If you are buying your first home, chances are, you are having to work very hard to pay your mortgage. After a long working week, you want to be enjoying life with friends and family, not working on repairs and renovations! New builds mean no surprises. Classic Builders has a comprehensive Aftercare service as well as a 10-year warranty.


Steph George – A case study

Steph George is living proof that a little sacrifice can go a very long way. At just 27 years old Steph is building her first home with Classic Builders in Rotorua and Steph isn’t a ‘trustafarian’ with a mortgage funded by the bank of Mum and Dad. Steph’s home ownership is the result of some savvy and tenacious research and some old-fashioned hard work.

As a young person starting your career or possibly returning from an OE, it can feel like saving a house deposit is out of reach. It isn’t easy but it is possible. If you are willing to take the short-term pain for the long-term gain, it can be the step ahead you make that secures your financial future.

‘My Mum and Dad have always taught us to have goals and I realised quite early on that it didn’t matter what car you drive or what material things you have if you don’t have a safe, warm house to put them!’

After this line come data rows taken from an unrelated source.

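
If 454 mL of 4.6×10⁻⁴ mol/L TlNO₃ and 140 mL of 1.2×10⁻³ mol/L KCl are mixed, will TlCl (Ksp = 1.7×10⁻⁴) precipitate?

No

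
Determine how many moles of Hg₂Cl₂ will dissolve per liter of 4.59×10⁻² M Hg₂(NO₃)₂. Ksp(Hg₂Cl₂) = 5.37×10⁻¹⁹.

1.71×10⁻⁹ M

Hg₂Cl₂(s) ⇌ Hg₂²⁺(aq) + 2 Cl⁻(aq)
The solution already contains Hg₂²⁺ at 4.59×10⁻² M. Let s be the molar solubility of Hg₂Cl₂.
[Hg₂²⁺] ≈ 4.59×10⁻² M (common ion dominates); [Cl⁻] = 2s.
Ksp = [Hg₂²⁺][Cl⁻]^2 = (4.59×10⁻²)(2s)^2
(2s)^2 = 5.37×10⁻¹⁹ / (4.59×10⁻²) = 1.17×10⁻¹⁷
s = 1.71×10⁻⁹ M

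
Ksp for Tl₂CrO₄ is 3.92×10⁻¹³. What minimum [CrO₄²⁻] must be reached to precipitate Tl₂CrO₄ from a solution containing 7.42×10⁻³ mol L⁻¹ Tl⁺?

7.12×10⁻⁹ M

Each salt precipitates once Q = Ksp for that salt.
Tl₂CrO₄(s) ⇌ 2 Tl⁺(aq) + CrO₄²⁻(aq)
Ksp = [Tl⁺]^2[CrO₄²⁻] = [CrO₄²⁻](7.42×10⁻³)^2
[CrO₄²⁻] = 3.92×10⁻¹³ / (7.42×10⁻³)^2 = 7.12×10⁻⁹
[CrO₄²⁻] = 7.12×10⁻⁹ mol L⁻¹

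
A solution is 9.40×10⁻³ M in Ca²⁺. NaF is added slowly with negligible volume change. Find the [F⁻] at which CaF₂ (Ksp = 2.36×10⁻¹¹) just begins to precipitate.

A salt starts to precipitate once the ion product Q reaches its Ksp.
CaF₂(s) ⇌ Ca²⁺(aq) + 2 F⁻(aq)
Ksp = [Ca²⁺][F⁻]^2 = [F⁻]^2(9.40×10⁻³)
[F⁻]^2 = 2.36×10⁻¹¹ / (9.40×10⁻³) = 2.51×10⁻⁹
[F⁻] = 5.01×10⁻⁵ M

5.01×10⁻⁵ M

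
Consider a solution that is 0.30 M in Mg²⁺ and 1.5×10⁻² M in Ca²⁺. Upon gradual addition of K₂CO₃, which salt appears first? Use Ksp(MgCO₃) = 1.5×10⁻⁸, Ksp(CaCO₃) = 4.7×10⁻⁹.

MgCO₃

Precipitation begins when Q = Ksp.
For MgCO₃: [CO₃²⁻] = (Ksp/[Mg²⁺]) = 5.0×10⁻⁸ M
For CaCO₃: [CO₃²⁻] = (Ksp/[Ca²⁺]) = 3.1×10⁻⁷ M
The smaller threshold [CO₃²⁻] is reached first, so MgCO₃ precipitates first.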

Steph works as a youth support worker and has also taken on a a role she has had before in a local bar. Seventy-hour weeks are part of the norm but knowing this is a short-term solution to realise her dreams has made it manageable. Also boarding at home has been a lot cheaper than flatting.

‘It hasn’t always been easy, I had been set back a few times when I contacted the bank to see what I needed to do to get to where I wanted to be….I pushed my Kiwisaver input to the highest contribution level because if you don’t receive it, you don’t miss it and I was saving $300 a week. I was paying rent to my parents but my outgoings were minimal, I am semi-grateful to Covid just for the fact that I wasn’t missing out on going out!’

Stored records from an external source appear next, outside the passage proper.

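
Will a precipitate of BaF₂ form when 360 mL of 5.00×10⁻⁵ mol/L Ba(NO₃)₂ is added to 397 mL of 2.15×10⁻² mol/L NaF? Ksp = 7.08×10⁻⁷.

No

The combined volume is 757 mL.
[Ba²⁺] = (5.00×10⁻⁵)(360)/757 = 2.38×10⁻⁵ mol/L
[F⁻] = (2.15×10⁻²)(397)/757 = 1.13×10⁻² mol/L
Q = [Ba²⁺][F⁻]^2 = 3.02×10⁻⁹
Since Q (3.02×10⁻⁹) is less than Ksp (7.08×10⁻⁷), no BaF₂ precipitates.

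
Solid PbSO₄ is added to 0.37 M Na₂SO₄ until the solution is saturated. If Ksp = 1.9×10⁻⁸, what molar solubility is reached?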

Steph belongs to the Ngati Whakaue Iwi who have launched an affordable housing scheme in the Wharenui Rise development in Rotorua in conjunction with Classic Builders. This programme comes with some restrictions and criteria however Steph still spent five years saving the 20% deposit and was fortunate enough to win the ballot and was allocated one of the ten available houses on the last ballot.

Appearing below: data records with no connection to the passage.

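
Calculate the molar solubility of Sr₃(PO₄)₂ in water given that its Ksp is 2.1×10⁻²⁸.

Sr₃(PO₄)₂(s) ⇌ 3 Sr²⁺(aq) + 2 PO₄³⁻(aq)
Call the molar solubility s, so that [Sr²⁺] = 3s and [PO₄³⁻] = 2s.
Ksp = [Sr²⁺]^3[PO₄³⁻]^2 = (3s)^3 · (2s)^2 = 108s^5
108s^5 = 2.1×10⁻²⁸  ⇒  s^5 = 1.9×10⁻³⁰
Taking the 5th root, s = 1.1×10⁻⁶ M.

1.1×10⁻⁶ M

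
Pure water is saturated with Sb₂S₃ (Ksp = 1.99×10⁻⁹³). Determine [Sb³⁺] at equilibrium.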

‘It’s amazing as there are also two other women in the development also buying their first homes, including a solo Mum, all in their twenties. I’m buzzing for them as much as I am myself…’s really cool to know my neighbours are likeminded people who have worked super hard to get into their homes too,’

Steph’s advice to those looking to enter the property market is to ‘just keep going and to explore all of the options’. Having faced lots of brick walls and rejection from lenders, her tenacity paid off and she was able to access a mortgage thanks to Kiwibank, forging a great relationship with the mortgage manager who provided solutions to barriers and ended up finding a workable outcome.

Later this year Steph will move into her own brand-new home, in her family’s suburb with new appliances, no maintenance and an asset she can come home to each night and enjoy.